- Manchin faces a tough re-election fight
- His opponent continues to seize on his leadership role to tie him to Democratic Sen. Chuck Schumer
"I just don't give a s--t," Manchin told the Charleston Gazette-Mail
when asked about criticism from an opponent.
West Virginia Attorney General Patrick Morrisey, a Republican challenging Manchin in the 2018 Senate race, issued a letter last week calling on Manchin to resign his position in Senate Democratic leadership, casting Senate Minority Leader Chuck Schumer as far too liberal and at odds with the interests of West Virginia.
Manchin was one of three Democrats not to sign onto a recent letter laying out Democratic priorities on the tax reform debate. He told the Gazette-Mail in a story published Sunday he supported his fellow Democrats in principle but wanted to keep leeway for Republican support.
"The bottom line is, if it doesn't help West Virginia, it doesn't make sense to me," Manchin said. "And just because there's an election doesn't mean I sign on or don't sign on."

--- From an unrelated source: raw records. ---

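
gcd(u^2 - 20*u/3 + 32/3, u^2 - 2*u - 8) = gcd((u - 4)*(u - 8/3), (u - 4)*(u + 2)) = u - 4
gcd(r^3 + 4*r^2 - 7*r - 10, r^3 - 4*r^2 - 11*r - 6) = r + 1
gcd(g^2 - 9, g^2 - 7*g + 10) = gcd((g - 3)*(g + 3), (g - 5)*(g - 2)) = 1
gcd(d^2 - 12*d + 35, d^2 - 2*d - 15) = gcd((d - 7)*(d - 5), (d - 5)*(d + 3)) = d - 5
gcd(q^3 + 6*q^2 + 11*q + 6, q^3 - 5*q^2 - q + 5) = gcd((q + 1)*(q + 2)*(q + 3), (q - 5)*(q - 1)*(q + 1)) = q + 1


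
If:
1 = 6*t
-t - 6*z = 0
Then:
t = 1/6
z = -1/36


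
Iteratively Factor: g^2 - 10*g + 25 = (g - 5)*(g - 5)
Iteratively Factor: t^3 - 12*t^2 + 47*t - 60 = (t - 4)*(t^2 - 8*t + 15) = (t - 4)*(t - 3)*(t - 5)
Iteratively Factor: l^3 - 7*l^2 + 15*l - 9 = (l - 3)*(l^2 - 4*l + 3) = (l - 3)^2*(l - 1)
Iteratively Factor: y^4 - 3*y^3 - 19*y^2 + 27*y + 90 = (y - 5)*(y^3 + 2*y^2 - 9*y - 18) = (y - 5)*(y - 3)*(y^2 + 5*y + 6) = (y - 5)*(y - 3)*(y + 2)*(y + 3)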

When the paper went on to ask Manchin if his decision was about politics and the coming election, Manchin offered a forceful denial.
"Don't care if I get elected," Manchin said. "Don't care if I get defeated. How about that?"
Manchin, one of the most conservative Senate Democrats, faces a tough re-election fight in a state that leans strongly Republican. In 2016, President Donald Trump won the state by a massive margin. Election results from the West Virginia Secretary of State's office said Trump garnered 68.6% of the vote compared to Democratic nominee Hillary Clinton's total of 26.5%.
And last week, Trump visited the state and spoke with West Virginia Gov. Jim Justice, who used the opportunity to announce
he was leaving the Democratic Party to become a Republican.
In response to Manchin's comments, Morrisey issued a statement reiterating his call for Manchin to resign his leadership role.
Manchin's office declined CNN's request for comment Monday.